Alexander Lukaschenko, der 69-jährige Autokrat von Belarus, sicherte sich erneut einen Sieg für seine Partei: Ein Ergebnis, das viele auf massive Wahlfälschung zurückführen. Die Opposition wurde ausgeschlossen und Exilanten durften nicht wählen. Zudem wurden keine Wahlbeobachter von der Organisation für Sicherheit und Zusammenarbeit in Europa (OSZE) zugelassen.

Trotzdem präsentierte Lukaschenkos Regime am Wahltag internationale Beobachter – darunter auch zwei Schweizer, wie der «Tages-Anzeiger» berichtet: Patrik Kretz und Wilhelm Wyss.
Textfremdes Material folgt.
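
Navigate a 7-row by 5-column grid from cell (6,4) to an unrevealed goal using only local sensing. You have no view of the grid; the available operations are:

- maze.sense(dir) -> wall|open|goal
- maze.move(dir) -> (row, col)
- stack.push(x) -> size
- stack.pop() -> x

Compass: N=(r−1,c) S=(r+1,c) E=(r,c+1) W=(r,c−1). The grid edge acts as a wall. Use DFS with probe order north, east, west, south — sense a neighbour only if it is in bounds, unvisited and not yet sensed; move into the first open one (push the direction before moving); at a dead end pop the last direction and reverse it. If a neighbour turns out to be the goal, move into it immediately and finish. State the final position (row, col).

% 1. sense(north) == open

% 2. push(north) == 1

% 3. move(north) == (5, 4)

% 4. sense(north) == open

% 5. push(north) == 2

% 6. move(north) == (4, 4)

% 7. sense(north) == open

% 8. push(north) == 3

% 9. move(north) == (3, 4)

% 10. sense(north) == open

% 11. push(north) == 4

% 12. move(north) == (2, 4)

% 13. sense(north) == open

% 14. push(north) == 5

% 15. move(north) == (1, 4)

% 16. sense(north) == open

% 17. push(north) == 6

% 18. move(north) == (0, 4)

% 19. sense(west) == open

% 20. push(west) == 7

% 21. move(west) == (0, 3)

% 22. sense(west) == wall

% 23. sense(south) == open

% 24. push(south) == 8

% 25. move(south) == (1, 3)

% 26. sense(west) == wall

% 27. sense(south) == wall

% 28. pop() == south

% 29. move(north) == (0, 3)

% 30. pop() == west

% 31. move(east) == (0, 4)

% 32. pop() == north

% 33. move(south) == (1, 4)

% 34. pop() == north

% 35. move(south) == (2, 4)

% 36. pop() == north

% 37. move(south) == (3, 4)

% 38. sense(west) == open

% 39. push(west) == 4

% 40. move(west) == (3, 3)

% 41. sense(west) == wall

% 42. sense(south) == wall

% 43. pop() == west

% 44. move(east) == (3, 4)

% 45. pop() == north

% 46. move(south) == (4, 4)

% 47. pop() == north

% 48. move(south) == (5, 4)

% 49. sense(west) == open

% 50. push(west) == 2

% 51. move(west) == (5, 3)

% 52. sense(west) == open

% 53. push(west) == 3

% 54. move(west) == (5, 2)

% 55. sense(north) == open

% 56. push(north) == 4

% 57. move(north) == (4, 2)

% 58. sense(west) == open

% 59. push(west) == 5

% 60. move(west) == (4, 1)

% 61. sense(north) == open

% 62. push(north) == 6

% 63. move(north) == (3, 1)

% 64. sense(north) == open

% 65. push(north) == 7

% 66. move(north) == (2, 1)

% 67. sense(north) == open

% 68. push(north) == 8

% 69. move(north) == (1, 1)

% 70. sense(north) == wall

% 71. sense(west) == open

% 72. push(west) == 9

% 73. move(west) == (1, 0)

% 74. sense(north) == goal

% 75. move(north) == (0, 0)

Answer: (0, 0)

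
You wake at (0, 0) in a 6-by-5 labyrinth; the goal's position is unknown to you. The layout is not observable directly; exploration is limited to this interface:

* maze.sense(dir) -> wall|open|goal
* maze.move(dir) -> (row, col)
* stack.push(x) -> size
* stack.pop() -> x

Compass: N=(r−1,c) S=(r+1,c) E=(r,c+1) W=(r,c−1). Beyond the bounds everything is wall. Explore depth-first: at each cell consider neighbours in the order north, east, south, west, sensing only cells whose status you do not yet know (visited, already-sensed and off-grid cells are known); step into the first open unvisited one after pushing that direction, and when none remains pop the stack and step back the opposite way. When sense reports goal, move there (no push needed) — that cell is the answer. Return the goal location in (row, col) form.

I call maze.sense with dir: east, and see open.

I use stack.push with x: east, and get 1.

I call maze.move with dir: east, → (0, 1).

Next I call maze.sense with dir: east, → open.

I invoke stack.push with x: east, : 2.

Calling maze.move with dir: east, : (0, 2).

I try maze.sense with dir: east, giving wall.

Calling maze.sense with dir: south, and get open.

Now I run stack.push with x: south, which returns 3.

Next I call maze.move with dir: south, and see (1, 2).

I use maze.sense with dir: east, and see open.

Invoking stack.push with x: east, and get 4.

I run maze.move with dir: east, : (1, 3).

I call maze.sense with dir: east, which returns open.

I invoke stack.push with x: east, and see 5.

I call maze.move with dir: east, — result: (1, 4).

Then maze.sense with dir: north, — result: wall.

I invoke maze.sense with dir: south, and see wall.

Invoking stack.pop(), and get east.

I invoke maze.move with dir: west, → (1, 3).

Using maze.sense with dir: south, giving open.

I try stack.push with x: south, yielding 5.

Calling maze.move with dir: south, — result: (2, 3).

I run maze.sense with dir: south, — result: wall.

Using maze.sense with dir: west, and see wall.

Calling stack.pop(), and see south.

Invoking maze.move with dir: north, giving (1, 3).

Invoking stack.pop, — result: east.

I call maze.move with dir: west, → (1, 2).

I call maze.sense with dir: west, and observe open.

Now I run stack.push with x: west, → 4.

I invoke maze.move with dir: west, : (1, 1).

I run maze.sense with dir: south, : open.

I run stack.push with x: south, — result: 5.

I run maze.move with dir: south, yielding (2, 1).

I try maze.sense with dir: south, and observe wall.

Invoking maze.sense with dir: west, — result: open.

Calling stack.push with x: west, which returns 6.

Then maze.move with dir: west, and get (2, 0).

Now I run maze.sense with dir: north, : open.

Using stack.push with x: north, which returns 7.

I run maze.move with dir: north, yielding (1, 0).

Then stack.pop, — result: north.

I invoke maze.move with dir: south, and see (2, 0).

Now I run maze.sense with dir: south, : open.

I invoke stack.push with x: south, : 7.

I use maze.move with dir: south, which returns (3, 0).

I run maze.sense with dir: south, and see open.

I invoke stack.push with x: south, and observe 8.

I run maze.move with dir: south, which returns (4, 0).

Now I run maze.sense with dir: east, and observe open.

I run stack.push with x: east, : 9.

Next I call maze.move with dir: east, giving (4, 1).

I use maze.sense with dir: east, which returns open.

Now I run stack.push with x: east, giving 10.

I invoke maze.move with dir: east, : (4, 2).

Next I call maze.sense with dir: north, and observe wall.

Now I run maze.sense with dir: east, and get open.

I try stack.push with x: east, → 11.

Now I run maze.move with dir: east, : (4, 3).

I run maze.sense with dir: east, which returns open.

Calling stack.push with x: east, giving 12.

I call maze.move with dir: east, : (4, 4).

Now I run maze.sense with dir: north, and observe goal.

Next I call maze.move with dir: north, : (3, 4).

Answer: (3, 4)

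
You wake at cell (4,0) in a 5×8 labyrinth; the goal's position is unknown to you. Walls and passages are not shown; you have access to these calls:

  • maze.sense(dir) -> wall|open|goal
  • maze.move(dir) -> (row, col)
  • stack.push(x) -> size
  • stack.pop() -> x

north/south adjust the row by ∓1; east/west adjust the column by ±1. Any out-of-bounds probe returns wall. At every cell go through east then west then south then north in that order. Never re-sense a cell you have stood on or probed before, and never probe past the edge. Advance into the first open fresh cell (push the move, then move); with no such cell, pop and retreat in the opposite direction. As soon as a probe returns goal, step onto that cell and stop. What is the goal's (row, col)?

$ maze.sense dir: east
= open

$ stack.push x: east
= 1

$ maze.move dir: east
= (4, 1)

$ maze.sense dir: east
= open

$ stack.push x: east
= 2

$ maze.move dir: east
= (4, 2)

$ maze.sense dir: east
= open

$ stack.push x: east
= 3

$ maze.move dir: east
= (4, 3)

$ maze.sense dir: east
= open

$ stack.push x: east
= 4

$ maze.move dir: east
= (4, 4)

$ maze.sense dir: east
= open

$ stack.push x: east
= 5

$ maze.move dir: east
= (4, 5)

$ maze.sense dir: east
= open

$ stack.push x: east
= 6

$ maze.move dir: east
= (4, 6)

$ maze.sense dir: east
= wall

$ maze.sense dir: north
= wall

$ stack.pop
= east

$ maze.move dir: west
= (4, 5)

$ maze.sense dir: north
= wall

$ stack.pop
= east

$ maze.move dir: west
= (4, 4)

$ maze.sense dir: north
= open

$ stack.push x: north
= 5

$ maze.move dir: north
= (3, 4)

$ maze.sense dir: west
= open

$ stack.push x: west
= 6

$ maze.move dir: west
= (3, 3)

$ maze.sense dir: west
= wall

$ maze.sense dir: north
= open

$ stack.push x: north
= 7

$ maze.move dir: north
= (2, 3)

$ maze.sense dir: east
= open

$ stack.push x: east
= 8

$ maze.move dir: east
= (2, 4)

$ maze.sense dir: east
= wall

$ maze.sense dir: north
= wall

$ stack.pop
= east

$ maze.move dir: west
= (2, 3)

$ maze.sense dir: west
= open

$ stack.push x: west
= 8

$ maze.move dir: west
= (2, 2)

$ maze.sense dir: west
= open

$ stack.push x: west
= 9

$ maze.move dir: west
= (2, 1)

$ maze.sense dir: west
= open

$ stack.push x: west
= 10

$ maze.move dir: west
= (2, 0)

$ maze.sense dir: south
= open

$ stack.push x: south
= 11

$ maze.move dir: south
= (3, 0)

$ maze.sense dir: east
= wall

$ stack.pop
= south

$ maze.move dir: north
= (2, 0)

$ maze.sense dir: north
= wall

$ stack.pop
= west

$ maze.move dir: east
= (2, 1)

$ maze.sense dir: north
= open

$ stack.push x: north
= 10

$ maze.move dir: north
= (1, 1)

$ maze.sense dir: east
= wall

$ maze.sense dir: north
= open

$ stack.push x: north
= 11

$ maze.move dir: north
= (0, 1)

$ maze.sense dir: east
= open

$ stack.push x: east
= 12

$ maze.move dir: east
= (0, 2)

$ maze.sense dir: east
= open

$ stack.push x: east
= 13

$ maze.move dir: east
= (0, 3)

$ maze.sense dir: east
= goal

$ maze.move dir: east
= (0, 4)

Answer: (0, 4)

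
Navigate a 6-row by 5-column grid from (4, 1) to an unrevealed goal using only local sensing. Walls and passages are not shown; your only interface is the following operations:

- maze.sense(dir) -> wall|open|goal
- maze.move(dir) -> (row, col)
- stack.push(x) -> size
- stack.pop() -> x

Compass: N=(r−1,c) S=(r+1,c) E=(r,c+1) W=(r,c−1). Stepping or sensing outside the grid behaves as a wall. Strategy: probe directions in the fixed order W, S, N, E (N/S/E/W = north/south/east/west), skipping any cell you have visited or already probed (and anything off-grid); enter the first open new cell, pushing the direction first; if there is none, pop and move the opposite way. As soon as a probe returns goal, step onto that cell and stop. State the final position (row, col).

Act: maze.sense[dir→west]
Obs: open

Act: stack.push[x→west]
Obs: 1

Act: maze.move[dir→west]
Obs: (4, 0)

Act: maze.sense[dir→south]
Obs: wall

Act: maze.sense[dir→north]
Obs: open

Act: stack.push[x→north]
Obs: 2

Act: maze.move[dir→north]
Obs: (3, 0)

Act: maze.sense[dir→north]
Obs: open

Act: stack.push[x→north]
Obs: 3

Act: maze.move[dir→north]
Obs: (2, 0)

Act: maze.sense[dir→north]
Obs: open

Act: stack.push[x→north]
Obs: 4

Act: maze.move[dir→north]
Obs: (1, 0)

Act: maze.sense[dir→north]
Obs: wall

Act: maze.sense[dir→east]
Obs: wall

Act: stack.pop[]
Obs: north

Act: maze.move[dir→south]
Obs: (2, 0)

Act: maze.sense[dir→east]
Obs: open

Act: stack.push[x→east]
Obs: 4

Act: maze.move[dir→east]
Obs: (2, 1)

Act: maze.sense[dir→south]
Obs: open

Act: stack.push[x→south]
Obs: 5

Act: maze.move[dir→south]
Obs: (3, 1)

Act: maze.sense[dir→east]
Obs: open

Act: stack.push[x→east]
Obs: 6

Act: maze.move[dir→east]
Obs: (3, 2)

Act: maze.sense[dir→south]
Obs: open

Act: stack.push[x→south]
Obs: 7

Act: maze.move[dir→south]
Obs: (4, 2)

Act: maze.sense[dir→south]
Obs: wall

Act: maze.sense[dir→east]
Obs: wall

Act: stack.pop[]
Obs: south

Act: maze.move[dir→north]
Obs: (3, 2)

Act: maze.sense[dir→north]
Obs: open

Act: stack.push[x→north]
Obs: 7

Act: maze.move[dir→north]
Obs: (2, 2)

Act: maze.sense[dir→north]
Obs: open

Act: stack.push[x→north]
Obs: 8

Act: maze.move[dir→north]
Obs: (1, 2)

Act: maze.sense[dir→north]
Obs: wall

Act: maze.sense[dir→east]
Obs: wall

Act: stack.pop[]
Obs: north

Act: maze.move[dir→south]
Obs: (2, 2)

Act: maze.sense[dir→east]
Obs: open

Act: stack.push[x→east]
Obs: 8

Act: maze.move[dir→east]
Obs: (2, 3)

Act: maze.sense[dir→south]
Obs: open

Act: stack.push[x→south]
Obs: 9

Act: maze.move[dir→south]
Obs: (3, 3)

Act: maze.sense[dir→east]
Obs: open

Act: stack.push[x→east]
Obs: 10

Act: maze.move[dir→east]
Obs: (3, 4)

Act: maze.sense[dir→south]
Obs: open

Act: stack.push[x→south]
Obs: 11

Act: maze.move[dir→south]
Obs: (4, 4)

Act: maze.sense[dir→south]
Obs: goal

Act: maze.move[dir→south]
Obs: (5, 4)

Answer: (5, 4)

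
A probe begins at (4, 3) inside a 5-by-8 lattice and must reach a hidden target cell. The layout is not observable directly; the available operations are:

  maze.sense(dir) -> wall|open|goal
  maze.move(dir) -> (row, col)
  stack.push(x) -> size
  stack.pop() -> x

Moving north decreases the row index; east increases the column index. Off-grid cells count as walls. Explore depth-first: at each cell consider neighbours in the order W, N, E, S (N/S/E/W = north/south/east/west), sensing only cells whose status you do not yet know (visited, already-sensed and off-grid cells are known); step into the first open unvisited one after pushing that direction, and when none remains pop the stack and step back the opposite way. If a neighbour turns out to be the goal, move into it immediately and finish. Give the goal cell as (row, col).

~$ sense dir='west'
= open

~$ push x='west'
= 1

~$ move dir='west'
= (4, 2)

~$ sense dir='west'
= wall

~$ sense dir='north'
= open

~$ push x='north'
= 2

~$ move dir='north'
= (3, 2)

~$ sense dir='west'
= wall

~$ sense dir='north'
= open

~$ push x='north'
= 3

~$ move dir='north'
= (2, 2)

~$ sense dir='west'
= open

~$ push x='west'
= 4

~$ move dir='west'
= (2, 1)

~$ sense dir='west'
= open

~$ push x='west'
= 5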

Und allen Kontroversen zum Trotz lobten die zwei Schweizer Politiker das Wahlverfahren im osteuropäischen Land.

Schweizer Lob für belarussische (Schein)-Wahlen

Patrik Kretz ist ein 30-jähriger Kantonsrat aus dem Kanton Zug und Mitglied der SVP. Er reiste ohne das Wissen seiner Partei nach Belarus zur Wahlbeobachtung. «Nach allem, was wir heute gesehen haben, können wir sagen, dass alles gut organisiert ist!» Dies sagte er laut dem Online-Nachrichtenportal «Belarus heute» vor den Medien in Weissrussland.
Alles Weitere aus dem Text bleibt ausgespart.